Step 2: Engage your abdominals. Maintain proper alignment with your body, forming a straight line from your head to heels.

Step 3: Continue the movement, holding the position for the desired length of time, keeping your body parallel to the ground. Release the tension slowly. Full plank

Target muscle groups primary: Abdominals, Erector Spinae

Secondary: Deltoids, triceps

Step 1: Assume the plank position. Place your hands directly under your shoulders, with your arms straight to form a full plank.

Step 2: Engage your abdominals. Maintain proper alignment with your body, forming a straight line from your head to heels.

Step 3: Continue the movement, holding the position for the desired length of time. Release the tension slowly. Full side plank with straight arm (both sides)

 

Target muscle groups primary: Obliques

Secondary: Abdominals, deltoids, triceps

Step 1: Assume a full side plank with straight arm position.

Extend the upper arm, in line with your shoulder, straight up towards the ceiling.

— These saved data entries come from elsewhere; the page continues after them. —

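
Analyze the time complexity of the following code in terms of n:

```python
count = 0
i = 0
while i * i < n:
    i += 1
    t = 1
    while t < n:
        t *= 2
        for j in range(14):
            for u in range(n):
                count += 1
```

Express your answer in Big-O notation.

Each loop level contributes: √n × log n × 1 × n. Multiplying the contributions gives O(n√n log n).

Answer: O(n√n log n)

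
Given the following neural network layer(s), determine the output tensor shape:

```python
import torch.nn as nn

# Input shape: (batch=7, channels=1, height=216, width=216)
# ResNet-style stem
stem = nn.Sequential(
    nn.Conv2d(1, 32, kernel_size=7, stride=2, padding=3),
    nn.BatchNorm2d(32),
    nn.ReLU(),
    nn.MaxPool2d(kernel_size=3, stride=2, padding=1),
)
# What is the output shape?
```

Input: (7, 1, 216, 216) -> after Conv2d 7x7 stride=2: (7, 32, 108, 108) -> Output: (7, 32, 54, 54)

Answer: (7, 32, 54, 54)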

Step 2: Maintain a straight line with your head, neck and body as you push down through your arm and feet, to lift your body up until your arms and legs are straight.

Step 3: Continue the movement, holding the position for the desired length of time. Release the tension slowly. Repeat, then alternate sides. Reverse table top

Target muscle groups primary: Gluteals, hamstrings, erector spinae

Secondary: Deltoids, triceps, quadriceps Step 1: Sit on the floor with knees bent and your feet flat in front of you. Place your hands underneath your shoulders so that your fingertips point towards your hips and your elbows point behind you.

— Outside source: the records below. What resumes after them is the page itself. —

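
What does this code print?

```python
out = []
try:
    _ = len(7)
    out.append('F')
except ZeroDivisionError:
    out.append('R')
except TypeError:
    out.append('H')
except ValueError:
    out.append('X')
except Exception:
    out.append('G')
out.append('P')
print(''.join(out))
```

Execution trace: 'H' (except TypeError) → 'P' (after the try/except). Output: HP

Answer: HP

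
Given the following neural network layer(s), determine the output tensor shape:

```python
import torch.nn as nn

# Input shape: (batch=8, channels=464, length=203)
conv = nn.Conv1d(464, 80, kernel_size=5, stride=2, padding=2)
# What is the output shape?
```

Input: (8, 464, 203) -> Output: (8, 80, 102)

Answer: (8, 80, 102)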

Step 2: Engage your glutes, raise your hips up towards the ceiling to come to the upwards-facing tabletop position. Maintain your shoulders, hips, and knees in a straight line.Your shoulders should be directly over the top of your wrists.

Step 3: Continue the movement, slowly uncurl your spine to lower back down to the start position.

Airplane

Target muscle groups primary: Erector spinae, gluteals, rhomboids

Secondary: Hamstrings, deltoids, trapezius

Step 1: Lie on your front, with your legs extended straight behind you and your arms extended out to the sides, level with your shoulders. Keep your eyes fixed on the floor and your neck and head in a neutral position. Engage your abdominals.

Step 2: Slowly raise your head, chest and arms off the floor, at the same time raise your legs. Maintain contact with your hips on the floor.

Step 3: Continue the movement, slowly lowering your chest and legs back down to the start position.